Termination Payments

Background

I am afraid that here will be increasing numbers of redundancies and job losses in the foreseeable future and the subject of lump sum termination payments and the pitfalls of not deducting income tax and/or Class 1 NIC is a difficult one. I want to be absolutely clear that it is wrong to assume that someone is automatically entitled to a tax free payment when they leave or lose their job. This is a mistake made by many employers.

The exemption and the pitfalls

For income tax purposes, there is a limit of £30,000, but only for payments that fall to be taxed under Section 401 ITEPA 2003. To come within s401 the payment must not be otherwise chargeable to tax and this is where HMRC starts asking a lot of questions; officers seeking first to establish if the payment is taxable as earnings under S62 ITEPA 2003, or as a restrictive covenant payment under S225 ITEPA 2003.

HMRC guidance at EIM 12850 indicates that taxable amounts within Section 62 include a payment received under the terms and conditions of service. HMRC will want to see the contract of employment, staff handbook or any letter or other documentation that will indicate whether there is a contractual entitlement to the payment to bring it within Section 62. In my experience too many employers fall foul of the desire to say “thank you and goodbye” when perhaps “cheerio and good luck” is enough. Careless words cost money. Paperwork that might indicate to HMRC that the payment was a termination bonus or payment for past present or future service should be avoided like the plague.
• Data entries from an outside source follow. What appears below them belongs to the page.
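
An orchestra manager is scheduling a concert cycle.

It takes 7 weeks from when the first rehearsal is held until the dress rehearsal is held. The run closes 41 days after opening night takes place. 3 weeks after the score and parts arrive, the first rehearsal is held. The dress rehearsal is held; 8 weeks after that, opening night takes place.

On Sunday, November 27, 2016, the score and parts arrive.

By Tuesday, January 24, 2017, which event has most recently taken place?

The first rehearsal is held

The score and parts arrive: Nov 27, 2016.
The first rehearsal is held: Nov 27, 2016 + 3 weeks = Dec 18, 2016.
The dress rehearsal is held: Dec 18, 2016 + 7 weeks = Feb 5, 2017.
Opening night takes place: Feb 5, 2017 + 8 weeks = Apr 2, 2017.
The run closes: Apr 2, 2017 + 41 days = May 13, 2017.
Jan 24, 2017 falls between when the first rehearsal is held (Dec 18, 2016) and when the dress rehearsal is held (Feb 5, 2017).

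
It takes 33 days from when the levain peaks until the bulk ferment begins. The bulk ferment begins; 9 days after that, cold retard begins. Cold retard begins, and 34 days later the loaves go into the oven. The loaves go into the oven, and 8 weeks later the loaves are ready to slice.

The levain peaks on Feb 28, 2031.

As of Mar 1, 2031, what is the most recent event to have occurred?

The levain peaks: Feb 28, 2031.
The bulk ferment begins: Feb 28, 2031 + 33 days = Apr 2, 2031.
Cold retard begins: Apr 2, 2031 + 9 days = Apr 11, 2031.
The loaves go into the oven: Apr 11, 2031 + 34 days = May 15, 2031.
The loaves are ready to slice: May 15, 2031 + 8 weeks = Jul 10, 2031.
Mar 1, 2031 falls between when the levain peaks (Feb 28, 2031) and when the bulk ferment begins (Apr 2, 2031).

The levain peaks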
Garden leave payments, made when the employee is sent home instead of the employment being terminated are earnings within Section 62. PAYE and Class 1 NIC deductions should continue to be deducted in the normal way. Restrictive covenant payments, usually provided for in the contract of employment or a compromise agreement, are liable to income tax and Class 1 NIC under s225.

Payments in lieu of notice cause most problems, HMRC seeking income tax by virtue of Section 62 if the terms and conditions of employment are the source of the payment or if there is a custom or practice of making such payments.

Genuine compensation payments for loss of office or employment will come within S401, but HMRC will scrutinize such payments and may need some convincing that they are compensation, not earnings within Section 62. We may need to establish that the payment is rooted in the termination of the employment, as opposed to coming from the employment.

Statutory redundancy payments are exempt but at £330 per week will not exceed the £30,000 exemption limit. Non-statutory redundancy payments should fall within Section 401 and be exempt within the £30,000 limit, but HMRC will check that the payments are what they are called.

Taxable amounts

Payments of salary, bonus, commission, arrears of pay and holiday pay should be taxed in the normal way and Class 1 NICs should also be deducted, as should contractual payments in lieu of notice or any contractual compensation. If income tax is due and the payment is made before the employee leaves it should be included in gross pay and PAYE operated in the normal way. When a taxable payment is made after the employee has left and been given form P45, tax should be deducted at the basic rate. The employer should write to HMRC to advise of the amount and date of the lump sum payment and the amount of tax deducted. The employee should be provided with a copy of the lette

NIC

There is no equivalent exemption limit in the NIC regulations, which means that a payment is either fully liable as earnings or the payment is not liable if it outside the definition of earnings. This is irrespective of the amount paid. A payment is within S401 and exempt (up to £30,000) will not be earnings for Class 1 NIC purposes. HMRC guidance for Class 1 purposes is limited, but note what is said on “ex-gratia” payments to employees/directors on leaving a company:


“Be careful if a payment to a director of a small company is described as ‘ex-gratia’. If the director receives such a payment while in office, it is unlikely that you can accept the payment as anything other than earnings.

Before reaching any conclusion you must find out:

  • the reason behind the payment
  • what happened to the normal remuneration (salary, fees, bonuses)
  • if the company is paying normal remuneration and, if not, why not
  • why the company regard the payment as ex-gratia
  • if only selected directors get these payments, why the others are treated differently.”

I have recently seen HMRC arguing that an ex-gratia payment is liable to income tax and Class 1 NICs because it has had its source in the employment. Be warned and ensure that there is documentation to support the argument that the payment stems from the termination, not from the employment.

Remember, you cannot assume that a termination payment is exempt. Check the facts and the documentation. There is no formal clearance procedure, apart from redundancy payments, so again be warned!